Беседка
Борис Бабанов, ”Новые Известия”

«Мы уже домолчались до того, что они и царствуют, и пытаются строить мир под себя»

Александр Гордон создает передачи, которые смотрит особая публика — интеллектуалы, ученые, люди, умеющие думать (не случайно он несколько лет назад даже создал «Партию интеллектуалов»). Недавно стартовал новый проект — передача «Гордон Кихот», где тележурналист дискутирует с людьми, которые ему лично неприятны. В интервью Александр Гордон рассказал о том, каково это — общаться с бесконечными раздражителями, а также о том, что бы он делал, если бы судьба избавила его от ТВ.

— Вы, кажется, хотели делать программу «Гордон Жуан», а вышел — «Гордон Кихот». Сервантеса, что ли, особенно любите?
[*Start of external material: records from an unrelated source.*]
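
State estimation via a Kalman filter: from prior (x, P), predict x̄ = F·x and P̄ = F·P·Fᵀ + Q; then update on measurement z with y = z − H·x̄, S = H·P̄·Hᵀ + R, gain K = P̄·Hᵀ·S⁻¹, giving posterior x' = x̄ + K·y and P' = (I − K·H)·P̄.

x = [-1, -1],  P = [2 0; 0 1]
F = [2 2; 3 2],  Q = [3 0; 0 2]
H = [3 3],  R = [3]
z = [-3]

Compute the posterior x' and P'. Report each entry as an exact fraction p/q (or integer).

x̄ = F·x = [-4, -5]
P̄ = F·P·Fᵀ + Q = [15 16; 16 24]
y = z − H·x̄ = [24]
S = H·P̄·Hᵀ + R = [642]
K = P̄·Hᵀ·S⁻¹ = [31/214; 20/107]
x' = x̄ + K·y = [-56/107, -55/107]
P' = (I − K·H)·P̄ = [327/214 -148/107; -148/107 168/107]

x' = [-56/107, -55/107]
P' = [327/214 -148/107; -148/107 168/107]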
— Нет, я люблю фамилию Гордон. Это, так или иначе, каламбур вокруг бренда. Поскольку я ничем другим, кроме этого бренда, торговать не умею, да и не хочу, вот и каламбурю потихоньку. И, кстати, не всегда удается протолкнуть название передачи. Сейчас удалось — вот я и радуюсь. Тем более что концепция передачи наглая, провокационная, я крайне субъективен и вызываю на разговор людей, которые по тем или иным причинам мне лично неприятны, ну или, с моей точки зрения, они в чем-то провинились перед человечеством. Все максимально субъективно — и концепция, и название.

— Почему вашими героями стали именно Сергей Минаев, Сергей Мавроди, Ксения Собчак — это те самые люди, что особенно провинились?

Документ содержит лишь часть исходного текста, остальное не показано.